Many performance appraisal methods are executed during annual discussions with employees, and, unfortunately, many managers look at this as a sign that they should only invest time once a year in really focusing on high-performance work practices and development. This leads to countless employees in the US being surprised by conversations that occur in appraisal or discussion about topics that happened months and possibly years before.

A once-a-year process teaches managers that the role is really about the process and not the people. Business leaders need to understand that the most important job of a manager is to lead and develop people. The most successful organizations know that managers are the champions and shepherds of the organization’s culture.

4) Avoid one-way conversations.

Typical performance appraisal methods involve a lot of manager talking time and very little employee talking time. There is often little to no attention on what the manager and the organization can do to help the employee be more successful.

The reason this is such a problem is because the employee is the person who really has the power over his or her own performance. The employee will need to decide what changes she will make and what new skills she will develop. The employee will be most successful if she owns her own development with guidance and help from the manager.

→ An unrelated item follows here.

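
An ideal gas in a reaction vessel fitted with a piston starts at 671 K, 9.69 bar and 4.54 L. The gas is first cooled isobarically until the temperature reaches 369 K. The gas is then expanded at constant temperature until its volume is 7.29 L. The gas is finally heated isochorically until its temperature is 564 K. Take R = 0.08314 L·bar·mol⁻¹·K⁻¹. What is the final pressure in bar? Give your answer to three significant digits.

P₄ ≈ 5.07 bar

Isobaric, so V/T is constant: P₂ = P₁; V₂ = V₁·(T₂/T₁) = 2.497 L.
Isothermal, so P V is constant: T₃ = T₂; P₃ = P₂·(V₂/V₃) = 3.319 bar.
Isochoric, so P/T is constant: V₄ = V₃; P₄ = P₃·(T₄/T₃) = 5.072 bar.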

This requires a two-way conversation with the manager serving as a coach/mentor, giving honest feedback, and guiding the employee to his or her own realizations and conclusions. Occasionally the manager will need to be more authoritarian, but this should happen live, not during the performance review.

Another reality in organizations we work with is that the managers don’t have all the answers. Having open and honest two-way discussions with employees on a regular basis is often an opportunity for managers to develop their own skills on how well they manage and communicate. We often see employees give managers insights on how they can be more effective in communicating and helping their teams; this is a sign of a very healthy relationship.

How Do We Change This?

Unfortunately, most performance appraisal methods are broken. We recommend a separate “Check In” process where managers and employees sit down with each other on a quarterly basis (or more often for new or struggling employees) and have a mutual discussion on how they can work better with each other. We really like the “Do More, Do Less, Stop Doing” conversation. This goes both ways. Employees are trained, just like the managers, to give constructive feedback in a mutual effort to improve communication and effectiveness.

Overhauling your performance appraisal methods will not only improve how people feel about the appraisal process as a whole, but it will also help to support building a high-performance culture based on engagement, focus, and accountability.